Dr Anita MacDonald 

Dr Anita MacDonald OBE is Consultant Dietitian in Inherited Metabolic Disorders at Birmingham Children’s Hospital, and an Honorary Professor in Dietetics at Plymouth University, UK. Although she semi-retired 9 years ago, she is even more involved in PKU work, concentrating solely on this group as well as doing some voluntary work for the National Society for PKU (NSPKU). 

Her involvement in inherited metabolic disorders (IMD) has spanned over 5 decades. Dr MacDonald obtained her PhD in phenylketonuria (PKU) in 1999. She has directly cared for over 500 patients with PKU. She has always been actively involved in PKU research, supervises PhD students, Master students and lectures worldwide on PKU.  She has over 500 publications – many are research publications on PKU. She is a member of the European PKU Guidelines group, is a member of ESPKU Scientific Advisory Committee, and member of the UK NSPKU Medical Advisory Panel and Scientific Advisory Committee. 

Maggie Lilburn Lecture: Shaping the Future of PKU: A Lifetime Advancing Science, Care, and Community

Phenylketonuria (PKU) is one of the most extensively studied inherited metabolic disorders, yet its management continues to evolve as new evidence emerges. Over several decades, the PKU Research Team at Birmingham Children’s Hospital has generated a substantial and methodologically diverse body of work that has shaped contemporary practice across dietary treatment, metabolic monitoring, therapeutic optimisation, and international guideline development. This programme includes observational cohorts, randomised controlled trials, longitudinal dietary analyses, and multicentre collaborations undertaken with academic and clinical partners.

A major focus of work has centred on feed development and the systematic evaluation of dietary treatment. Longitudinal studies have defined patterns of protein intake, growth trajectories, and the nutritional profile of low‑protein foods, providing the empirical basis for current dietary recommendations. Extensive investigation of protein substitutes has deepened understanding of their metabolic, nutritional, and functional characteristics, including clinical evaluation of casein glycomacropeptide, prolonged‑release amino acids, and emerging formulations. This evidence has informed rigorous, evidence‑based approaches to product selection and supported safe, effective transitions across the life course.

Work on metabolic monitoring has documented patient and professional experiences with home blood sampling and demonstrated the acceptability and clinical utility of point‑of‑care testing. This evidence will help support its integration into routine practice as a strategy to enhance accessibility and patient engagement. 

Therapeutic research has advanced the evidence base for adjunct drug therapy, with participation in sapropterin and sepiapterin clinical trials and extension studies generating important data on biochemical responsiveness, metabolic stability, and the degree to which pharmacological treatment can increase dietary phenylalanine tolerance.

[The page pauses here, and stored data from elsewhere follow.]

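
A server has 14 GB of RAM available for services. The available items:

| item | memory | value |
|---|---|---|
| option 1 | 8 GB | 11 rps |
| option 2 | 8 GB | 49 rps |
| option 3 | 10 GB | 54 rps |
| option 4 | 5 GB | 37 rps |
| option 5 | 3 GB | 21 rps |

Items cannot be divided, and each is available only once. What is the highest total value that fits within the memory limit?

Check high-value combinations within 14 GB:
- option 2+option 4: memory 8+5=13, value 49+37=86
- option 3+option 5: memory 10+3=13, value 54+21=75
- option 2+option 5: memory 8+3=11, value 49+21=70
- option 4+option 5: memory 5+3=8, value 37+21=58
Best: 86 rps.

86 rps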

Additional studies have examined feeding development, adherence, telemedicine, service delivery, lived experience and identifying behavioural determinants of metabolic control. These findings have informed service redesign. The team has also contributed to international consensus building, including contributions to the 2017 and 2025 European PKU Guidelines, which synthesise multidisciplinary evidence into harmonised recommendations adopted across Europe. 

Collectively, this research programme has advanced precision nutrition, improved therapeutic strategies, strengthened monitoring approaches, and supported the development of unified global standards for PKU management.